FISTIK AĞACI DİKENLER AMAN DİKKAT...
Devlet baba çiftçiyi bilinçlerdi de fıstık fidanları dikilmeye başlandı. Düşünsenize, 90 km. ötede Siirt'te ekilen bir ağaç niçin burada ekilmiyordu? Demek ki o kadar risk almaktan korkan gevşek toplumlarız.

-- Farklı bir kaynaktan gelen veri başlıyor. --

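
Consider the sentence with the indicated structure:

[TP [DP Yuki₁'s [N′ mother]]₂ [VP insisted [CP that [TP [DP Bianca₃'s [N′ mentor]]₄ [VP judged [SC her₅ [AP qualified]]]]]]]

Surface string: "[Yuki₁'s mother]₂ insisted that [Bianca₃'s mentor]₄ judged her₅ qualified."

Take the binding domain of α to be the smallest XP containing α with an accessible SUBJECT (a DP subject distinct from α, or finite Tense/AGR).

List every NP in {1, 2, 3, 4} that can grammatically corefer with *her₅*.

{1, 2, 3}

*her* is a pronoun, so Principle B applies: it must be free in its binding domain.
Binding domain of *her₅*: the embedded TP, whose subject is [Bianca₃'s mentor]₄.
*Yuki₁* and the pronoun do not c-command one another → neither Principle B nor Principle C is at stake; coindexation permitted.
*[Yuki₁'s mother]₂* c-commands the pronoun but from outside its binding domain, and is not c-commanded by it → coindexation permitted.
*Bianca₃* and the pronoun do not c-command one another → neither Principle B nor Principle C is at stake; coindexation permitted.
*[Bianca₃'s mentor]₄* c-commands the pronoun within its binding domain → coindexation would violate Principle B.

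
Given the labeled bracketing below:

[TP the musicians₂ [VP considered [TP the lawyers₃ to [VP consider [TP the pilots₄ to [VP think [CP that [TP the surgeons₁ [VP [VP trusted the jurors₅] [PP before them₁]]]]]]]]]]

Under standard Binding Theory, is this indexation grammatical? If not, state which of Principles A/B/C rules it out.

Principle B

The two coindexed NPs are *the surgeons₁* and *them₁*.
*them₁* is a pronoun. Its binding domain is the embedded TP, whose subject is the surgeons₁.
*the surgeons₁* c-commands it within that domain and carries the same index.
The pronoun is locally bound → Principle B violation.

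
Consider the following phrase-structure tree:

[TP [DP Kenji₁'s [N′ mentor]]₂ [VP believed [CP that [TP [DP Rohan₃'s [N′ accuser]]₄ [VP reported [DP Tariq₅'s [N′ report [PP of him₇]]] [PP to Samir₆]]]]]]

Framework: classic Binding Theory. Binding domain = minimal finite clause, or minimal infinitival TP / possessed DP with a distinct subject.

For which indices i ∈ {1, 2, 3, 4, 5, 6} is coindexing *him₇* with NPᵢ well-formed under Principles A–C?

{1, 2, 3, 4, 6}

*him* is a pronoun, so Principle B applies: it must be free in its binding domain.
Binding domain of *him₇*: the possessed DP, whose subject is Tariq₅.
*Kenji₁* and the pronoun do not c-command one another → neither Principle B nor Principle C is at stake; coindexation permitted.
*[Kenji₁'s mentor]₂* c-commands the pronoun but from outside its binding domain, and is not c-commanded by it → coindexation permitted.
*Rohan₃* and the pronoun do not c-command one another → neither Principle B nor Principle C is at stake; coindexation permitted.
*[Rohan₃'s accuser]₄* c-commands the pronoun but from outside its binding domain, and is not c-commanded by it → coindexation permitted.
*Tariq₅* c-commands the pronoun within its binding domain → coindexation would violate Principle B.
*Samir₆* and the pronoun do not c-command one another → neither Principle B nor Principle C is at stake; coindexation permitted.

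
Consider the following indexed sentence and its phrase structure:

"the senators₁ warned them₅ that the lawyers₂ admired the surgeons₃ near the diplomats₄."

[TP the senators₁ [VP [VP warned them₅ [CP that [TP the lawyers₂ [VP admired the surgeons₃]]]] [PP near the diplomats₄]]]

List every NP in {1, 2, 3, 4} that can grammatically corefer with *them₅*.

{4}

*them* is a pronoun, so Principle B applies: it must be free in its binding domain.
Binding domain of *them₅*: the matrix TP, whose subject is the senators₁.
*the senators₁* c-commands the pronoun within its binding domain → coindexation would violate Principle B.
*the lawyers₂*: the pronoun c-commands this R-expression → coindexation would violate Principle C on *the lawyers₂*.
*the surgeons₃*: the pronoun c-commands this R-expression → coindexation would violate Principle C on *the surgeons₃*.
*the diplomats₄* and the pronoun do not c-command one another → neither Principle B nor Principle C is at stake; coindexation permitted.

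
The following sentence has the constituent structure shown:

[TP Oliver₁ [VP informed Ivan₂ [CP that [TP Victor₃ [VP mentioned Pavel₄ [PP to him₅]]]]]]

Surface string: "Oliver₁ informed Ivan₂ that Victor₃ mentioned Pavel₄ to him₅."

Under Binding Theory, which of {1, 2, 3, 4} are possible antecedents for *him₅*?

*him* is a pronoun, so Principle B applies: it must be free in its binding domain.
Binding domain of *him₅*: the embedded TP, whose subject is Victor₃.
*Oliver₁* c-commands the pronoun but from outside its binding domain, and is not c-commanded by it → coindexation permitted.
*Ivan₂* c-commands the pronoun but from outside its binding domain, and is not c-commanded by it → coindexation permitted.
*Victor₃* c-commands the pronoun within its binding domain → coindexation would violate Principle B.
*Pavel₄* c-commands the pronoun within its binding domain → coindexation would violate Principle B.

{1, 2}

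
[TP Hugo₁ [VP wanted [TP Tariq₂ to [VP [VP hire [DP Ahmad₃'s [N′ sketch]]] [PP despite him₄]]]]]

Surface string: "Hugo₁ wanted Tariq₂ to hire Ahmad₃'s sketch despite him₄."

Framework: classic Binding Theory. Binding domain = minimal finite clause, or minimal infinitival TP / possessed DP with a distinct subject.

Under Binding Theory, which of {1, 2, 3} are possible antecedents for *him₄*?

{1, 3}

*him* is a pronoun, so Principle B applies: it must be free in its binding domain.
Binding domain of *him₄*: the embedded TP, whose subject is Tariq₂.
*Hugo₁* c-commands the pronoun but from outside its binding domain, and is not c-commanded by it → coindexation permitted.
*Tariq₂* c-commands the pronoun within its binding domain → coindexation would violate Principle B.
*Ahmad₃* and the pronoun do not c-command one another → neither Principle B nor Principle C is at stake; coindexation permitted.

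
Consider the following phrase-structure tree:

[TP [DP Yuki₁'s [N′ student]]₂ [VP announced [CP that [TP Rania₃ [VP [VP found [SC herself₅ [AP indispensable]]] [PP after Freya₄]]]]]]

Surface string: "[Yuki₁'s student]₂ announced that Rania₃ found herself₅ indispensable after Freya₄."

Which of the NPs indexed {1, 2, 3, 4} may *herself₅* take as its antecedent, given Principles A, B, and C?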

Neyse bir şekilde Tarım İl Müdürlükleri devreye girdi de çiftçiye hibe fidanlar verildi ve tarımı öğretildi de şimdi harıl harıl dört bir yanda fıstık ağaçları boy vermeye başladı.
Bu yazımda esasen bir başka konuya dikkat çekmek istedim: Birisi size husumet besliyorsa ekininizi tutuşturduğu takdirde en fazla bir sezonluk ürününüzü yok edebilirdi. İşte benim dikkat çekmek istediğim tehlike de bu. Birisi düşmanlık yüzünden tarlanızı ateşe verdiğinde artık öyle bir yıllık ürün gitmiyor, 10-15 yıllık emek yok oluyor. Yakılan fıstık ağacı sizin bir ömür sayılabilecek bir döneminizi yok ediyor. Tamam bunu yapan hayvan, vicdansız ve de imansız diyeceğiz ama yok mu Allah aşkına böyle namussuzlar. İleride çok büyük acılar çekilmesin, çoluk-çocuk mağdur edilmesin diyorsak bunun önlemini de almalıyız. İsmini zikretmek istemediğim Batmanlı geniş bir aile bunun önlemini almış. Kendi ifadesiyle "düşmanlıkta olur, yanlışlıkta olur, yıldırım da düşer, o yüzden tedbirli olmak lazım. Bizim araziler damlama sistemi ile donatıldı ve yangın çıktığı anda devreye girer, söndürür"
Bir sezonluk ürünün (mercimek, buğday, arpa, pamuk) yangın sonucu gitmesi sizi sarsar ama on yılda yetişen ve on beş- yirmi yılda tam randıman veren fıstık ağaçlarınızın yanması sizi de, sizden sonraki jenerasyonu da bitirir, ona göre.